Wheatley and Jump notably give more time to the women of the high-rise than they are afforded in the novel. Laing’s neighbor and occasional fling Charlotte Melville (Sienna Miller) gains greater significance as someone whose membership on “all sorts of committees” and contacts through all levels of the high-rise make her a sharp-eyed observer and commentator. Wilder’s wife Helen (an underutilized but still marvelous Elisabeth Moss) is sharper of tongue and less frustratingly passive, and Royal’s wife Ann (Keeley Hawes) and actress Jane Sheridan (Sienna Guillory) create an unsettling double-act made more unnerving by their physical similarity.
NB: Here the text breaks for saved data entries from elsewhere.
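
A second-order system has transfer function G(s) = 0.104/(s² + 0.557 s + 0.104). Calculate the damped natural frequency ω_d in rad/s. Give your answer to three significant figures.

Matching coefficients with s² + 2ζω_n s + ω_n² gives ω_n² = 0.104 ⇒ ω_n = 0.322 rad/s, and ζ = 0.557/(2ω_n) = 0.864.
ω_d = ω_n√(1−ζ²) = 0.163 rad/s.

ω_d ≈ 0.163 rad/s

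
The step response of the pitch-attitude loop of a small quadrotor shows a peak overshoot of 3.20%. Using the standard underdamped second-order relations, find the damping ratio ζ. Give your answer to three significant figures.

ζ = −ln(OS)/√(π² + (ln OS)²). With OS = 0.0320, ln OS = −3.442 and ζ = 3.442/4.660 = 0.739.

ζ ≈ 0.739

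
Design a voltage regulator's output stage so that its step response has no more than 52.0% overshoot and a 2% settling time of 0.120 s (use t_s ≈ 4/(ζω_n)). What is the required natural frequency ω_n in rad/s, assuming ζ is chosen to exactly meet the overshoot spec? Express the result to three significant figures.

From %OS = 100·exp(−πζ/√(1−ζ²)), invert to get ζ = −ln(OS)/√(π² + ln²(OS)) with OS = 0.520.
−ln 0.520 = 0.6539, so ζ = 0.6539/√(π² + 0.4276) = 0.204.
From t_s ≈ 4/(ζω_n): ω_n = 4/(ζ·t_s) = 4/(0.204·0.120) = 164 rad/s.

ω_n ≈ 164 rad/s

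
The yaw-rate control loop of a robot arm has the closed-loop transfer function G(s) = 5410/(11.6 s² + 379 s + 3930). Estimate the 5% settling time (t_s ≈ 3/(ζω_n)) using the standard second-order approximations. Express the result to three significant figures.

Dividing through by 11.6: denominator becomes s² + 32.67 s + 338.8.
So ω_n = √338.8 = 18.4 rad/s and ζ = 32.67/(2·18.4) = 0.888.
t_s ≈ 3/(ζω_n) = 0.184 s.

t_s ≈ 0.184 s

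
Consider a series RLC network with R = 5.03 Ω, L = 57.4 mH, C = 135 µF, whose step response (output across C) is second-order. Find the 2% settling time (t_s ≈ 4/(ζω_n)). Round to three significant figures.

t_s ≈ 0.0913 s

For a series RLC circuit (capacitor voltage as output), ω_n = 1/√(LC) = 1/√(57.4 mH · 135 µF) = 359 rad/s.
ζ = (R/2)·√(C/L) = (5.03/2)·√(135 µF/57.4 mH) = 0.122.
t_s ≈ 4/(ζω_n) = 0.0913 s.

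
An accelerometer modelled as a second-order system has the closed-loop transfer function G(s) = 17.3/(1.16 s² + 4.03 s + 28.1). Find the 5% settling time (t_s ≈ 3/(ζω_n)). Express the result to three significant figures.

Dividing through by 1.16: denominator becomes s² + 3.474 s + 24.22.
So ω_n = √24.22 = 4.92 rad/s and ζ = 3.474/(2·4.92) = 0.353.
t_s ≈ 3/(ζω_n) = 1.73 s.

t_s ≈ 1.73 s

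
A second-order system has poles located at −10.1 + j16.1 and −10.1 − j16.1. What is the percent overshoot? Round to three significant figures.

With σ = 10.1, ω_d = 16.1: ω_n = √(σ²+ω_d²) = 19.0 rad/s, ζ = σ/ω_n = 0.531.
Overshoot: exp(−π·0.531/√(1−0.531²)) = 0.139, i.e. 13.9%.

%OS ≈ 13.9%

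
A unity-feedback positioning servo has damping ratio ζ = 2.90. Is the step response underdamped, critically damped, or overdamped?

Since ζ = 2.90 > 1, the system is overdamped.

overdamped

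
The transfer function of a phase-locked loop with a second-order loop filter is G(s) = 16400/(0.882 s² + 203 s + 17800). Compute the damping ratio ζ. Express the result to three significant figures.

Dividing through by 0.882: denominator becomes s² + 230.2 s + 20180.
So ω_n = √20180 = 142 rad/s and ζ = 230.2/(2·142) = 0.810.

ζ ≈ 0.810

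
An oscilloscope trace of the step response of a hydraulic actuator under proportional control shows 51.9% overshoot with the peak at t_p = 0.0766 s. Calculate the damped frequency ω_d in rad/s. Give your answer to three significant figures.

t_p = π/ω_d, so ω_d = π/0.0766 = 41.0 rad/s.

ω_d ≈ 41.0 rad/s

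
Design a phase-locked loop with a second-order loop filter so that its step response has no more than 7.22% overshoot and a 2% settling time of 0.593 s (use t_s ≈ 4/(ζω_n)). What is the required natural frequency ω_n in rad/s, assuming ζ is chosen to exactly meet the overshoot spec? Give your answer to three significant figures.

ω_n ≈ 10.5 rad/s

From %OS = 100·exp(−πζ/√(1−ζ²)), invert to get ζ = −ln(OS)/√(π² + ln²(OS)) with OS = 0.0722.
−ln 0.0722 = 2.628, so ζ = 2.628/√(π² + 6.908) = 0.642.
Then ω_n = 4/(ζ t_s) = 4/(0.642 × 0.593) = 10.5 rad/s.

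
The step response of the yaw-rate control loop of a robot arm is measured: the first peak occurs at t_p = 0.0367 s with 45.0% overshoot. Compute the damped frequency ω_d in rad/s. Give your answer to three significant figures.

t_p = π/ω_d, so ω_d = π/0.0367 = 85.6 rad/s.

ω_d ≈ 85.6 rad/s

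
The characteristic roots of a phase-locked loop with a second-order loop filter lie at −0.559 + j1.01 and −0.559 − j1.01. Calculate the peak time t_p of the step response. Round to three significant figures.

t_p = π/ω_d with ω_d = 1.01 (the imaginary part), so t_p = 3.11 s.

t_p ≈ 3.11 s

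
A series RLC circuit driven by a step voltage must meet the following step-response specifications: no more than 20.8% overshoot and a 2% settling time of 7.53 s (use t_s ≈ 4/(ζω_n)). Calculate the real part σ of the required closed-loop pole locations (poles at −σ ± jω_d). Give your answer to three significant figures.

The settling-time spec alone fixes σ = ζω_n = 4/t_s = 4/7.53 = 0.531.
(Overshoot then fixes ζ = 0.447 and hence ω_d = σ·√(1−ζ²)/ζ = 1.06 rad/s.)

σ ≈ 0.531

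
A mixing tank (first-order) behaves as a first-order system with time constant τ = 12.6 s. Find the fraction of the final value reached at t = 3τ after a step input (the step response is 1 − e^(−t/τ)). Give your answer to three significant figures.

y(t)/y_∞ = 1 − e^(−t/τ) = 1 − e^(−3) = 1 − e^(−3.00) = 0.950.

y/y_∞ ≈ 0.950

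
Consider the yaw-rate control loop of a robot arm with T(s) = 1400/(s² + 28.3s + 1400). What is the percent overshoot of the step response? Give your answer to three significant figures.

%OS ≈ 27.7%

ω_n = √1400 = 37.4 rad/s; ζ = 28.3/(2·37.4) = 0.378.
%OS = 100 e^{−πζ/√(1−ζ²)} with ζ = 0.378 gives 27.7%.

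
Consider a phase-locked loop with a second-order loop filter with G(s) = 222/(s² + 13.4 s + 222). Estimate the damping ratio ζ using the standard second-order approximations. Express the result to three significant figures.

ζ ≈ 0.450

Comparing the denominator to s² + 2ζω_n s + ω_n²: ω_n = √222 = 14.9 rad/s, and 2ζω_n = 13.4 so ζ = 13.4/(2·14.9) = 0.450.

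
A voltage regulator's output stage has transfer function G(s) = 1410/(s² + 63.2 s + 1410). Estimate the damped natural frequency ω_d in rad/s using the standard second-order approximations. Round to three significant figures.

Matching coefficients with s² + 2ζω_n s + ω_n² gives ω_n² = 1410 ⇒ ω_n = 37.5 rad/s, and ζ = 63.2/(2ω_n) = 0.842.
ω_d = ω_n√(1−ζ²) = 20.3 rad/s.

ω_d ≈ 20.3 rad/s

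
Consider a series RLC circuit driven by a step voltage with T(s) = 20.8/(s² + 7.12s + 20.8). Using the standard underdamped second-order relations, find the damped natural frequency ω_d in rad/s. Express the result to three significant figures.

Comparing the denominator to s² + 2ζω_n s + ω_n²: ω_n = √20.8 = 4.56 rad/s, and 2ζω_n = 7.12 so ζ = 7.12/(2·4.56) = 0.781.
ω_d = ω_n√(1−ζ²) = 2.85 rad/s.

ω_d ≈ 2.85 rad/s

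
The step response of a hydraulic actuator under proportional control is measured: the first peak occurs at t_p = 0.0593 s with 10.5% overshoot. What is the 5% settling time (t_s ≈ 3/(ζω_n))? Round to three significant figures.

t_s ≈ 0.0789 s

ζ from %OS: ζ = |ln 0.105|/√(π²+ln²0.105) = 0.583.
t_p = π/ω_d ⇒ ω_d = 53.0 rad/s; then ω_n = ω_d/√(1−ζ²) = 65.2 rad/s.
t_s ≈ 3/(ζω_n) = 3/(0.583·65.2) = 0.0789 s.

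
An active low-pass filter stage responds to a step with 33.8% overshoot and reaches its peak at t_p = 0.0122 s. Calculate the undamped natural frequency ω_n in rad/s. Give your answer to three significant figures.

ω_n ≈ 272 rad/s

ζ from %OS: ζ = |ln 0.338|/√(π²+ln²0.338) = 0.326.
t_p = π/ω_d ⇒ ω_d = 258 rad/s; then ω_n = ω_d/√(1−ζ²) = 272 rad/s.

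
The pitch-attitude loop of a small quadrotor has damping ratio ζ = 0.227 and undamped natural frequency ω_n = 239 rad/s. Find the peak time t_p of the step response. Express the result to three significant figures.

t_p ≈ 0.0135 s

The damped frequency is ω_d = ω_n√(1−ζ²) = 239·√(1−0.0515) = 233 rad/s.
Peak time t_p = π/ω_d = π/233 = 0.0135 s.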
Initially, the men treat them as possessions, sexual playthings, and bargaining chips, but as time passes, the women draw together in bands for mutual protection, apparently even in defiance of the class lines ferociously defended by the men; they tend to Charlotte after she’s been brutalized by Wilder, for instance, and in the final act they avenge themselves on one of their tormentors with many sharp knives. Suggestively, one of the most significant visuals is the presence in Royal’s penthouse of Goya’s Witches’ Sabbath.
That coalition of women that forms as the men tear each other apart strikes the closest thing to any kind of “uplifting” note in High-Rise. As the film closes, lights begin to fail in the next high-rise over, and Charlotte’s son sits on the roof, listening to a radio broadcast of (not yet Prime Minister) Margaret Thatcher declaring that “There is only one economic system in the world, and that is capitalism.” The microcosm within the high-rise suggests that she may have had a point—perhaps humans have an innate drive toward capitalist exploitation and hierarchy that even the best-intentioned plans cannot defeat, particularly when people have been conditioned from birth to find their “slot.” However, Wheatley’s film is as resistant to tidy interpretation as Ballard’s original novel, and like the novel, it goes to artistic extremes to call attention to aspects of human nature that the viewer may not want to see.